Co-op Bank, which has four million customers, was put up for sale earlier this month amid mounting concerns over its capital position.
It has struggled to recover after its near-collapse in 2013 following the discovery of a £1.5 billion black hole in its finances and it was forced into a painful debt for equity swap, which left it majority controlled by US hedge funds.
It is not clear if Virgin Money would be interested in buying all or part of Co-op Bank.
Gadhia told Reuters: “The bank has not approached anybody in Co-op Bank yet ... but at some point we will look at this strategic opportunity.”
She later added that the group remains “confident in our plans for organic growth and our philosophy regarding acquisitions is unchanged”.
“We consider potential opportunities that are a good fit with the business, value accretive and within our prudent risk appetite,” she said.
TSB’s Spanish owner Sabadell is also said to be interested in buying Co-op Bank.
Gadhia’s comments came as Virgin Money, which is 35 per cent owned by Sir Richard Branson, posted a 33 per cent rise in underlying pre-tax profits to £213.3 million for 2016.
The group, which floated on the stock market in 2014, said its customer base rose 15 per cent to 3.3 million after it signed up more than 35,000 new customers a month thanks to strong take-up through its digital channels.

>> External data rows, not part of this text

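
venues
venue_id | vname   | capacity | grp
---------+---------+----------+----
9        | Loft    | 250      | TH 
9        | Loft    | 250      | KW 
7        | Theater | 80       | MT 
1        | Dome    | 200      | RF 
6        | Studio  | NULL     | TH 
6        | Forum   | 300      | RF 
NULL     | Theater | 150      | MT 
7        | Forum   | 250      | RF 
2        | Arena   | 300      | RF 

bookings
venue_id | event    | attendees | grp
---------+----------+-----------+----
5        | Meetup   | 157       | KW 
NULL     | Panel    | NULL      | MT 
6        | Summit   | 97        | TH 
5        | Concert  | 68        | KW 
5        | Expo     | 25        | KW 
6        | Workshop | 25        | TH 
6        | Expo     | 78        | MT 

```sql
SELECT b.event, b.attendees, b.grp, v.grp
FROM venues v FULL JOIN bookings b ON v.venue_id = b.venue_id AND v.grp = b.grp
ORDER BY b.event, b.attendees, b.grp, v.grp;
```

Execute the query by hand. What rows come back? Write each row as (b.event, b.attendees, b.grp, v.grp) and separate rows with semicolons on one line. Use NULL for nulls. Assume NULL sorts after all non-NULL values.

FULL OUTER JOIN keeps every row from both sides; unmatched rows get NULL for the other side's columns.
Matching on v.venue_id = b.venue_id AND v.grp = b.grp. A NULL in a compared column never satisfies the condition.
- v (venue_id=9, grp=TH) has no partner → padded with NULL.
- v (venue_id=9, grp=KW) has no partner → padded with NULL.
- v (venue_id=7, grp=MT) has no partner → padded with NULL.
- v (venue_id=1, grp=RF) has no partner → padded with NULL.
- v (venue_id=6, grp=TH) pairs with 2 row(s) of b.
- v (venue_id=6, grp=RF) has no partner → padded with NULL.
- v (venue_id=NULL, grp=MT) has no partner → padded with NULL.
- v (venue_id=7, grp=RF) has no partner → padded with NULL.
- v (venue_id=2, grp=RF) has no partner → padded with NULL.
- 5 b row(s) had no v match → kept, v columns NULL.

(Concert, 68, KW, NULL); (Expo, 25, KW, NULL); (Expo, 78, MT, NULL); (Meetup, 157, KW, NULL); (Panel, NULL, MT, NULL); (Summit, 97, TH, TH); (Workshop, 25, TH, TH); (NULL, NULL, NULL, KW); (NULL, NULL, NULL, MT); (NULL, NULL, NULL, MT); (NULL, NULL, NULL, RF); (NULL, NULL, NULL, RF); (NULL, NULL, NULL, RF); (NULL, NULL, NULL, RF); (NULL, NULL, NULL, TH)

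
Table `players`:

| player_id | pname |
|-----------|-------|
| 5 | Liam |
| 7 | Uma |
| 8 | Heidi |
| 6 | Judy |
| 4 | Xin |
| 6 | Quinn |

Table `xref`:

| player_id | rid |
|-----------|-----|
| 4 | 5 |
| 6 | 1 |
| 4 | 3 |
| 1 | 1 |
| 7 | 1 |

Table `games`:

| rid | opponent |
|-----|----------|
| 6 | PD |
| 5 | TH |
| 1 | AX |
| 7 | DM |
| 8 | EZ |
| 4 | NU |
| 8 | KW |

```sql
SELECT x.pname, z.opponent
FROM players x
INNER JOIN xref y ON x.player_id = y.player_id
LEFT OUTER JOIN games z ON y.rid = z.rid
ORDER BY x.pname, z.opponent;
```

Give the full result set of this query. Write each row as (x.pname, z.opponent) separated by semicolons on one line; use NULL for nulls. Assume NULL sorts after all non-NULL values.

Step 1 — x INNER JOIN y on player_id → 5 row(s).
Then LEFT JOIN `games z` on rid: each of those 5 rows is kept; rows whose y.rid has no match in z get NULL for z's columns.

(Judy, AX); (Quinn, AX); (Uma, AX); (Xin, TH); (Xin, NULL)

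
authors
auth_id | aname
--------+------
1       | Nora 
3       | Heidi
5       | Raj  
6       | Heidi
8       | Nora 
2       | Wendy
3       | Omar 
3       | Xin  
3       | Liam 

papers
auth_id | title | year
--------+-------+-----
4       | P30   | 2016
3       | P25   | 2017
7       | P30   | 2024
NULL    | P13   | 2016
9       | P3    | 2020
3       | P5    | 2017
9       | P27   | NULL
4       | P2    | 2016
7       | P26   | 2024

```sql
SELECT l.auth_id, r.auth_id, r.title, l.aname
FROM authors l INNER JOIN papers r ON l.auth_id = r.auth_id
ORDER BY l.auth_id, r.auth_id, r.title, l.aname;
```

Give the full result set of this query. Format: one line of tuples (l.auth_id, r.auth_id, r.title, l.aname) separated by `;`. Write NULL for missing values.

INNER JOIN keeps only pairs where the ON condition holds.
Matching on l.auth_id = r.auth_id. A NULL in a compared column never satisfies the condition.
Matched pairs: 8.

(3, 3, P25, Heidi); (3, 3, P25, Liam); (3, 3, P25, Omar); (3, 3, P25, Xin); (3, 3, P5, Heidi); (3, 3, P5, Liam); (3, 3, P5, Omar); (3, 3, P5, Xin)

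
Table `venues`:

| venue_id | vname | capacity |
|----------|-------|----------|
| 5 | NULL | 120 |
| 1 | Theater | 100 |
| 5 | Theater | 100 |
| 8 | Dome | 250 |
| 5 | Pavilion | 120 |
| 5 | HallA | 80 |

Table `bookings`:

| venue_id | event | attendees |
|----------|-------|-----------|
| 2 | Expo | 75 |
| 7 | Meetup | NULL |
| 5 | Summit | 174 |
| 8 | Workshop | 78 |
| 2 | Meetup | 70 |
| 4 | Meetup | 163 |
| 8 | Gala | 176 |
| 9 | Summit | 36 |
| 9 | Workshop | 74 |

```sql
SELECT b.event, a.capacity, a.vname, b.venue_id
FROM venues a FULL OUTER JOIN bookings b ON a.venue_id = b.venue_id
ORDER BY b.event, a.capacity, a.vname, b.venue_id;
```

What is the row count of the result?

13

FULL OUTER JOIN keeps every row from both sides; unmatched rows get NULL for the other side's columns.
Matching on a.venue_id = b.venue_id.
- a[0] venue_id=5 → 1 match(es) in b → 1 row(s).
- a[1] venue_id=1 → no match; kept with NULLs on the b side.
- a[2] venue_id=5 → 1 match(es) in b → 1 row(s).
- a[3] venue_id=8 → 2 match(es) in b → 2 row(s).
- a[4] venue_id=5 → 1 match(es) in b → 1 row(s).
- a[5] venue_id=5 → 1 match(es) in b → 1 row(s).
- 6 b row(s) had no a match → kept, a columns NULL.
Total: 6 matched + 7 padded = 13 rows.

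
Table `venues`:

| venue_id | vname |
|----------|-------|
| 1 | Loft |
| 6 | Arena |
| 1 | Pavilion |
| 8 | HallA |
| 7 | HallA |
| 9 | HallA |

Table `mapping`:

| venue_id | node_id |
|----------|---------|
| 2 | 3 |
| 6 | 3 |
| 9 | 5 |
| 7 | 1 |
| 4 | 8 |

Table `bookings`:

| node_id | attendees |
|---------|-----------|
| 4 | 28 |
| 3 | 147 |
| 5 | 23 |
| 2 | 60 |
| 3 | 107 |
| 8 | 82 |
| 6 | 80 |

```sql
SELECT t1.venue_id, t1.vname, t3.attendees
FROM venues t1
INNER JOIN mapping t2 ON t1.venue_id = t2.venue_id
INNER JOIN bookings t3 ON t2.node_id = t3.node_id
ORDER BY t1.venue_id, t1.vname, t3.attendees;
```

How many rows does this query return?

3

Step 1 — t1 INNER JOIN t2 on venue_id → 3 row(s).
Then INNER JOIN `bookings t3` on node_id: keep only rows whose t2.node_id appears in t3.
Result: 3 row(s).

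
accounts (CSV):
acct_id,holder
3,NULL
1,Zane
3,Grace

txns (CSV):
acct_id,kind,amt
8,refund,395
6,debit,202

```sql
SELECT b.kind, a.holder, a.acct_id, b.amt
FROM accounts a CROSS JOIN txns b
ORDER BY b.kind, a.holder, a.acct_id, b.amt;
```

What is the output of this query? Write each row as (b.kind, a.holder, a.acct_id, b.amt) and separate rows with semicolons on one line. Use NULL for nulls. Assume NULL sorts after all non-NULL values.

CROSS JOIN pairs every row of `accounts` with every row of `txns`: 3 × 2 = 6 rows.
After projecting and ordering:
b.kind | a.holder | a.acct_id | b.amt
debit | Grace | 3 | 202
debit | Zane | 1 | 202
debit | NULL | 3 | 202
refund | Grace | 3 | 395
refund | Zane | 1 | 395
refund | NULL | 3 | 395

(debit, Grace, 3, 202); (debit, Zane, 1, 202); (debit, NULL, 3, 202); (refund, Grace, 3, 395); (refund, Zane, 1, 395); (refund, NULL, 3, 395)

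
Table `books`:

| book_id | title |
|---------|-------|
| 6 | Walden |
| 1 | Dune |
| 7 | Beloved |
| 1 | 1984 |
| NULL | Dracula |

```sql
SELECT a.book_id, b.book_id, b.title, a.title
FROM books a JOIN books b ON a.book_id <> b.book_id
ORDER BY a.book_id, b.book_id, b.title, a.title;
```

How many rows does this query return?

10

INNER JOIN keeps only pairs where the ON condition holds.
Matching on a.book_id <> b.book_id. A NULL in a compared column never satisfies the condition.
- a (book_id=6) pairs with 3 row(s) of b.
- a (book_id=1) pairs with 2 row(s) of b.
- a (book_id=7) pairs with 3 row(s) of b.
- a (book_id=1) pairs with 2 row(s) of b.
- a (book_id=NULL) has no partner → excluded.
Total: 10 rows.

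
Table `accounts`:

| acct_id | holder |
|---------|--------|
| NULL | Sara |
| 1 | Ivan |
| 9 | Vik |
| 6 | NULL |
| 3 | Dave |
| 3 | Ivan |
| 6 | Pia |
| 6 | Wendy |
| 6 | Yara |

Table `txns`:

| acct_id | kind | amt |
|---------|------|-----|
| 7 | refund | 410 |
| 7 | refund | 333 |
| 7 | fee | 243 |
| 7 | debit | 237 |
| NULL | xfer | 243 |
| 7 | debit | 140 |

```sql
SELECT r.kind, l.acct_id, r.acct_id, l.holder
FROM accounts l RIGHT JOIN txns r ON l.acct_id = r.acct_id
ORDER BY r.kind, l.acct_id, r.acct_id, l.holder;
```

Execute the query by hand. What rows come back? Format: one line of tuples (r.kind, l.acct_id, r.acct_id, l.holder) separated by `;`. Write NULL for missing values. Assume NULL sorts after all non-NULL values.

(debit, NULL, 7, NULL); (debit, NULL, 7, NULL); (fee, NULL, 7, NULL); (refund, NULL, 7, NULL); (refund, NULL, 7, NULL); (xfer, NULL, NULL, NULL)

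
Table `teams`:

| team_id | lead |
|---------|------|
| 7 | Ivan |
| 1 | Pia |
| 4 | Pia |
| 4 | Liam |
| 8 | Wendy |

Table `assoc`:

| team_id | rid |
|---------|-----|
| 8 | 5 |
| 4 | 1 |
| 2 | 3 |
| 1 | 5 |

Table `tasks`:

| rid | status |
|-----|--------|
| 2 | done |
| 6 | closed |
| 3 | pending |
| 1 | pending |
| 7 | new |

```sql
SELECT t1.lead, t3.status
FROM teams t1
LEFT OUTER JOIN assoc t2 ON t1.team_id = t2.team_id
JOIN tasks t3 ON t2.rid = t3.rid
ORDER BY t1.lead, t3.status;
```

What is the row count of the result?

2

Evaluate left to right. First `teams t1 LEFT JOIN assoc t2` on team_id: 5 row(s).
Then INNER JOIN `tasks t3` on rid: keep only rows whose t2.rid appears in t3.
Result: 2 row(s).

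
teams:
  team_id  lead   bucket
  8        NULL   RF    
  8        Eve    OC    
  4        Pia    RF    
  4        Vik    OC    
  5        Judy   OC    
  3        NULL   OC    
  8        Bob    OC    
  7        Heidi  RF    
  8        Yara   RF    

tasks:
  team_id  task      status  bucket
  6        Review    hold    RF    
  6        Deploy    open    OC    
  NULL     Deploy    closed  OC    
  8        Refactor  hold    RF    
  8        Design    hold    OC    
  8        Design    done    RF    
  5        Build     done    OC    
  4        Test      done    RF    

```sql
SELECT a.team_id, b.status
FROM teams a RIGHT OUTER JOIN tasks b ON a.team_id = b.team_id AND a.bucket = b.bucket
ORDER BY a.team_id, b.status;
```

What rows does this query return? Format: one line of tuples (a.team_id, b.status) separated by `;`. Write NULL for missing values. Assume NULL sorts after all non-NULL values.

(4, done); (5, done); (8, done); (8, done); (8, hold); (8, hold); (8, hold); (8, hold); (NULL, closed); (NULL, hold); (NULL, open)

RIGHT JOIN keeps every row from `tasks`; unmatched rows get NULL for `teams`'s columns.
Matching on a.team_id = b.team_id AND a.bucket = b.bucket. A NULL in a compared column never satisfies the condition.
Matched pairs: 8; unmatched b rows kept: 3.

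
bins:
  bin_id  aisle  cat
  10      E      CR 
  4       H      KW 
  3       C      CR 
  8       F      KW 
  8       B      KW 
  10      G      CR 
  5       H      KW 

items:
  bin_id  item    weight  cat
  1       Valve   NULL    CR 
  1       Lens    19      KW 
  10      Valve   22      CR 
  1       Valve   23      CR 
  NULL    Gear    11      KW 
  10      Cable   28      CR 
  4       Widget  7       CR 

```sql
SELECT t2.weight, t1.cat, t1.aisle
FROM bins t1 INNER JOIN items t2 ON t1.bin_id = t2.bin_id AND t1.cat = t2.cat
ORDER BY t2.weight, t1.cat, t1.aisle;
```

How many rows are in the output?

4

INNER JOIN keeps only pairs where the ON condition holds.
Matching on t1.bin_id = t2.bin_id AND t1.cat = t2.cat. A NULL in a compared column never satisfies the condition.
Matched pairs: 4.
Total: 4 rows.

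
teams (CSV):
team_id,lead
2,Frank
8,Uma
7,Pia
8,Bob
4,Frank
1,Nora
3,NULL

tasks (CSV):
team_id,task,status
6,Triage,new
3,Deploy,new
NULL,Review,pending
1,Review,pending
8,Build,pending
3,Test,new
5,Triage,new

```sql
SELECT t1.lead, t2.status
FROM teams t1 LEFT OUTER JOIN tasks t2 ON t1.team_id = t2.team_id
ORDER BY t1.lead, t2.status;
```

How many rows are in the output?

8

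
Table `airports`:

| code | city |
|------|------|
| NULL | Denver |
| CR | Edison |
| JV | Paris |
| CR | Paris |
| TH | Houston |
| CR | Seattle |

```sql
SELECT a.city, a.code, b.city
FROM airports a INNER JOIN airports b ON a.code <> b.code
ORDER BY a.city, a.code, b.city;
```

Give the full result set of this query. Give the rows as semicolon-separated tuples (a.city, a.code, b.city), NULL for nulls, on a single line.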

Net mortgage lending rose 20 per cent to £4.3 billion as it took an 11 per cent market share, while it said retail savings increased by 12 per cent to £28.1bn.
The group also notched up a 55 per cent surge in credit card lending to £2.4bn, boosting its market share to 3.5 per cent, and said it is on track to hit its £3bn target by the end of the year.
Virgin Money said the Brexit vote had not directly impacted the business, but said “the eventual timing and nature of the UK’s exit from the EU remains unclear and the longer-term impact on the economy is uncertain”.